罪を犯かす前に…もっと周りの人に助けを求めるべきでした…」
やっと手が解放されて、縄の痛みからも解放された。
手首には擦れて赤くなった痕が…。
翔さんの心配する顔が浮かんでくる。

「社長は…仕事に厳しく…
私は彼の信頼を得る為にずっとガムシャラに働いて来たんです。
やっとここ数年で認められ、これからだって言う時に…相談出来るような人では無かった… 」
 
高見沢さんは震えながら、私の足を縛っている縄を解き身の上を話してくれる。

「使えない奴は直ぐに捨てられる。
私だって、何とか食らいついて20年以上共に歩いて来たんだ。
社長に弱味を見せる訳にはいかなかったんだ。頼めるような間柄では無かった……。
金欲しさにあんな女の言う事を……聞いてしまうなんて…私もどうかしてたんだ。」
頭を抱えて涙を流し始める。

「今からでも遅く無いです。私を助けて無事に返して、貴方の奥様の事は翔さんに頼んであげられます。
翔さんは情の深い人だから、とても頼りになる人ですから。」
必死に彼を説得する。
彼の為にもこれ以上罪を増やさせてはいけない。

「…翔さんは私が知る限りでは、社長と同じ様な冷血な人だとばかり……。

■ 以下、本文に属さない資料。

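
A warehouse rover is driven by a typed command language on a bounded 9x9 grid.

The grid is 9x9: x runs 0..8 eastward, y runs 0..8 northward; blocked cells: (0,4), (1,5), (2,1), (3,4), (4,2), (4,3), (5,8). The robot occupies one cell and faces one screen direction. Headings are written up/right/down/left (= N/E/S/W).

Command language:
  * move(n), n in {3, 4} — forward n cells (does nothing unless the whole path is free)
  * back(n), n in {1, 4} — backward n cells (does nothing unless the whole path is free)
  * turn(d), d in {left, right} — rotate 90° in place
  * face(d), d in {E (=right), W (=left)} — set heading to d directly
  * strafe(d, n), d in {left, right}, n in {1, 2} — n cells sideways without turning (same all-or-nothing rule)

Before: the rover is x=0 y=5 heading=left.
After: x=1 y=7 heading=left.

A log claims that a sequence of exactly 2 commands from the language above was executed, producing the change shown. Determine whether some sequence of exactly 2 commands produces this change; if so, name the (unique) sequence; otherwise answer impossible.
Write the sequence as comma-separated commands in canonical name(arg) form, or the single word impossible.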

」

「決してそんな人ではありません。
ただ家庭環境のせいで、笑い方を忘れてしまっていただけで……彼は心の優しい人です。決して私を見捨てたりしない。
貴方の事もです。手を差し伸べてくれる筈。
私との遠距離恋愛の為にヘリコプターまで買おうとしていた人ですから。」

「…しかし、私は…その大事な婚約者を誘拐してしまった…。」
ガクンと落ち込む彼の肩を優しく叩く。

「大丈夫です。私が一緒に頼んであげますから。」
彼は、手で顔を覆ってしばらく動かなかった。